Boire beaucoup… mais en petites quantités

L’un des premiers gestes à adopter pour prévenir le mal d’altitude est de boire régulièrement tout au long de la journée. L’acclimatation passe par une bonne hydratation, à hauteur de 3 à 4 litres d’eau par jour. Inutile d’engloutir une gourde d’un coup : mieux vaut boire fréquemment de petites quantités. Un bon indicateur d’hydratation ? Une urine claire, presque incolore.

Évitez dans le même temps l’alcool, les boissons sucrées et la caféine en excès, qui déshydratent.

Monter progressivement pour mieux s’adapter

L’acclimatation est un processus lent et progressif. Si vous prévoyez de dépasser les 3 000 mètres d’altitude, ne brûlez pas les étapes. Il est recommandé de :

  • Ne pas dépasser 300 à 400 mètres de montée verticale par jour au-delà de 3 000 mètres

  • Inclure une journée de repos tous les 1 000 mètres d’élévation

  • Dormir chaque nuit à une altitude inférieure à celle atteinte dans la journée

  • Réserver les efforts intenses aux altitudes les plus basses

Ces paliers d’acclimatation permettent au corps de s’adapter en douceur au manque d’oxygène, et réduisent significativement les risques de MAM.

À chacun son rythme : l’acclimatation est individuelle

Chaque organisme réagit différemment à l’altitude.
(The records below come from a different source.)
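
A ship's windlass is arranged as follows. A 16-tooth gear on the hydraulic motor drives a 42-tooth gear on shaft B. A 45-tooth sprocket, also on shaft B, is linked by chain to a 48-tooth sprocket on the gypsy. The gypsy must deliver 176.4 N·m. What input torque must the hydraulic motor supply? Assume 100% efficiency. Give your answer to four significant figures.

63.00 N·m

Overall ratio R = 2.625 × 1.0667 = 2.8.
Input torque = output torque / R = 176.4 / 2.8 = 63 N·m.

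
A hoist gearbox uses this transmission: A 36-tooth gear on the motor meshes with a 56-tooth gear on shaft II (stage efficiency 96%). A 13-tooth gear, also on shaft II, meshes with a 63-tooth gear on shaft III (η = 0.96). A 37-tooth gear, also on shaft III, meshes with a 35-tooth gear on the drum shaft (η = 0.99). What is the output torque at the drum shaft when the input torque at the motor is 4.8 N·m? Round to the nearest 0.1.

31.2 N·m

After the gear mesh (56/36): 4.8 × 1.5556 × 0.96 = 7.168 N·m
After the gear mesh (63/13): 7.168 × 4.8462 × 0.96 = 33.348 N·m
After the gear mesh (35/37): 33.348 × 0.94595 × 0.99 = 31.23 N·m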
Il est important de ne pas se calquer sur les autres : ce n’est pas parce qu’un coéquipier grimpe facilement que vous devez suivre sans écouter votre corps. Le malaise en altitude peut survenir brutalement, même chez les personnes en excellente condition physique.

En cas de symptômes légers, ralentissez, hydratez-vous davantage, reposez-vous. En cas de signes plus sévères (vomissements, perte d’équilibre, essoufflement au repos, confusion mentale), il est impératif de redescendre rapidement.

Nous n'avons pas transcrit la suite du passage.